In 1866, Nawab abdul ghani purchased the land near the lake of Motijheel from E F Smith and made there a garden-house named Dilkusha for his son Khwaja Ahsanullah. Later, he expanded the garden by buying land from Armenian zaminder Manuk, whose name is still borne by a building in the Bangabhaban, official residence of the President of Bangladesh. This Manuk House was a part of the land that was acquired by the British Governor General of India from the Dhaka Nawab Family.

=== Dhaka News ===
Abdul Ghani was one of the proprietors (1856–1858) of the Weekly Dhaka News, the first English newspaper from Dhaka. It was edited by Alenzander R. Forbes as a planters' journal and printed by the first printing press in Dhaka, the Dhaka News Press, founded in 1856.

=== Dances ===

Abdul Ghani was a great patron of the arts of the baijees, the hereditary dancing girls introduced to Bengal by Wajid Ali Shah, the Nawab of Awadh. Baijees, known as the Tawaif in Northern India, danced a special form of Kathak focused at popular entertainment along with singing mostly in the form of Thumri. Apart from the Nawab's mansions they also danced at Durga puja and at European mansions at that time.

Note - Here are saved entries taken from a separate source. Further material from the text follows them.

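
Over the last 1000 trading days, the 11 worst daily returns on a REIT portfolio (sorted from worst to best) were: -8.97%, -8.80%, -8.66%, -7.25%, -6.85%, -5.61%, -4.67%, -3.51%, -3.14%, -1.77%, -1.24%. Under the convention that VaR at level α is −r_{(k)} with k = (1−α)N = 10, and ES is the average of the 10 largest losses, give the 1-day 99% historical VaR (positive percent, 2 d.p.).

1.77%

k = 10; the 10th lowest return is -1.77%, so VaR = 1.77%.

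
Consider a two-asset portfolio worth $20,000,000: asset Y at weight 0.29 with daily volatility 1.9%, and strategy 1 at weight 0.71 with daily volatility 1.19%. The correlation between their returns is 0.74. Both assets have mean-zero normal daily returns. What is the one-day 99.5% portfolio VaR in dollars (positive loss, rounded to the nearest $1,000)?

σ_p² = 0.29²·1.9² + 0.71²·1.19² + 2·0.74·0.29·0.71·1.9·1.19 = 1.7065 (%²).
σ_p = √1.7065 = 1.306%.
At 99.5%, z = 2.576.
VaR = 2.576 × 1.306% = 3.364%; on $20,000,000 that is $672,800.

$673,000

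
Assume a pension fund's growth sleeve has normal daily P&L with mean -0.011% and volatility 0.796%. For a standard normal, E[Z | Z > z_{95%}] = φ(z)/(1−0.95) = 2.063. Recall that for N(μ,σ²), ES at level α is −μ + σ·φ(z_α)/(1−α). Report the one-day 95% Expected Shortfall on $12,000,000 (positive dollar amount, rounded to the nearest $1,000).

ES = −(-0.011%) + 0.796% × 2.063 = 1.653%.
On $12,000,000: 0.01653 × $12,000,000 = $198,360.

$198,000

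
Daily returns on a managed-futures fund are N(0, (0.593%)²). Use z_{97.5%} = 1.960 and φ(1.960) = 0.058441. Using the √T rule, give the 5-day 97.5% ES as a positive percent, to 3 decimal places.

σ_{5d} = 0.593% × √5 = 1.326%.
ES multiplier = φ(z)/(1−α) = 0.058441/0.025 = 2.338.
ES = 1.326% × 2.338 = 3.100%.

3.100%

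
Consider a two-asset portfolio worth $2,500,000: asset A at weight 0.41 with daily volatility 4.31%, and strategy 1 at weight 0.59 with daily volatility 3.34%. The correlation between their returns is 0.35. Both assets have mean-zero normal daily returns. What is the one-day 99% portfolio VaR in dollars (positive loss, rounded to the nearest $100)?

σ_p² = 0.41²·4.31² + 0.59²·3.34² + 2·0.35·0.41·0.59·4.31·3.34 = 9.4435 (%²).
σ_p = √9.4435 = 3.073%.
At 99%, z = 2.326.
VaR = 2.326 × 3.073% = 7.148%; on $2,500,000 that is $178,700.

$178,700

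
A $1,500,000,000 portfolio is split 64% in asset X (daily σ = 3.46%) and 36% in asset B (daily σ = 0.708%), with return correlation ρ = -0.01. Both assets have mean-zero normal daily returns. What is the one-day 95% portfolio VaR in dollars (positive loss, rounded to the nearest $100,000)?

σ_p² = 0.64²·3.46² + 0.36²·0.708² + 2·-0.01·0.64·0.36·3.46·0.708 = 4.9572 (%²).
σ_p = √4.9572 = 2.226%.
At 95%, z = 1.645.
VaR = 1.645 × 2.226% = 3.662%; on $1,500,000,000 that is $54,930,000.

$54,900,000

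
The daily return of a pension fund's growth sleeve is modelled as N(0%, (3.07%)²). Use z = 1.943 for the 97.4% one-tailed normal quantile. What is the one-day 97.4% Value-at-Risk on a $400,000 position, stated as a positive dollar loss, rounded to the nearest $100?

$23,900

VaR = z·σ = 1.943 × 3.07% = 5.965%.
On $400,000: 0.05965 × $400,000 = $23,860.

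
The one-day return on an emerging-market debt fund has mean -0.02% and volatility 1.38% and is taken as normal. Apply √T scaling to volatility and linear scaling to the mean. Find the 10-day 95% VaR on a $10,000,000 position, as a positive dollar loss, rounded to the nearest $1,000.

$738,000

At 95%, z = 1.645.
σ_{10d} = 1.38% × √10 = 4.364%; μ_{10d} = 10 × -0.02% = -0.200%.
VaR = −(-0.200%) + 1.645 × 4.364% = 7.379%.
On $10,000,000: 0.07379 × $10,000,000 = $737,900.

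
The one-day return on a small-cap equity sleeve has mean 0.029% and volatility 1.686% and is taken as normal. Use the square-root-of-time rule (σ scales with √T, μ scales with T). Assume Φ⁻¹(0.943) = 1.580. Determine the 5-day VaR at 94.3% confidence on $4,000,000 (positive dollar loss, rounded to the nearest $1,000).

σ_{5d} = 1.686% × √5 = 3.770%; μ_{5d} = 5 × 0.029% = 0.145%.
VaR = −(0.145%) + 1.580 × 3.770% = 5.812%.
On $4,000,000: 0.05812 × $4,000,000 = $232,480.

$232,000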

During his reign, baijees used to perform regularly for mehfils and mujras at the Rangmahal of Ahsan Manzil, Ishrat Manzil of Shahbagh, and the garden house of Dilkusha. The performance of Mushtari Bai at Shahbag earned much praise from eminent littérateur Abdul Gafur Naskhan. The most prominent baijees were Suponjan, Mushtari Bai, Piyari Bai, Heera Bai, Wamu Bai and Abedi Bai. Among them Suponjan married Swapan Khan, grandson of singer and tabla maestro Mithan Khan.

=== Theater ===

Abdul Ghani introduced the first female performers on Dhaka theater stages. In 1876, he invited a theater troupe from Bombay to stage two Hindi plays, Indrasabha and Yadunagar, featuring three sisters among performers – Annu Bai, Nannu Bai and Nawabin Bai.

=== Donations ===
- For construction of Buckland Bund: Rs 35,000.00
- For renovation of Hoseni Dalan: Rs 20,000.00
- For construction of road leading to tomb of Shah Ali Baghdadi: Rs 10,000.00
- For construction of a Female Ward in Mitford Hospital: Rs 25,000.00
- For victims of famine: Rs 10,000.00
- For the victims of the flood: Rs 10,000.00
- For Lady Dufferin Relief Fund: Rs 10,000.00
- For wounded soldiers of Russo-Turkish War (1787–92): Rs 20,000.00
- For victims of an earthquake in Kashmir: Rs 20,000.00
- For riot victims of Atiya: Rs 10,000.00
- For wounded soldiers of the Franco-Prussian War: Rs 5,000.00
- For Cholera Relief Funds in Italy and France: Rs 2,000.00
- For victims of famine in Iran: Rs 3,000.00
- For victims of famine in Lancashire: Rs 7,000.00
- For victims of famine in Ireland: Rs 3,000.00
- For renovation of Nahr-i-Zubaida at Mecca: Rs 40,000.00

== Footnotes ==

- Shah Ali Bagdadi: A 15th century sufi saint from Baghdad and a disciple of Shah Bahar of the Chistia. His tomb is in Mirpur (Dhaka)
- Famine of 1866: Orissa and parts of Bengal was badly affected, and a Famine Commission was established for the first time.
- Flood of 1885: River Bhagirathi burst embankment to seriously affect Satkhira and Khulna. Reported in detail by Flood Committee Report (1927).
- Cholera epidemic of 1884: The epidemic killed more than 14,000 people in Naples alone, leading to a national funding of a massive reconstruction plan in Italy and France.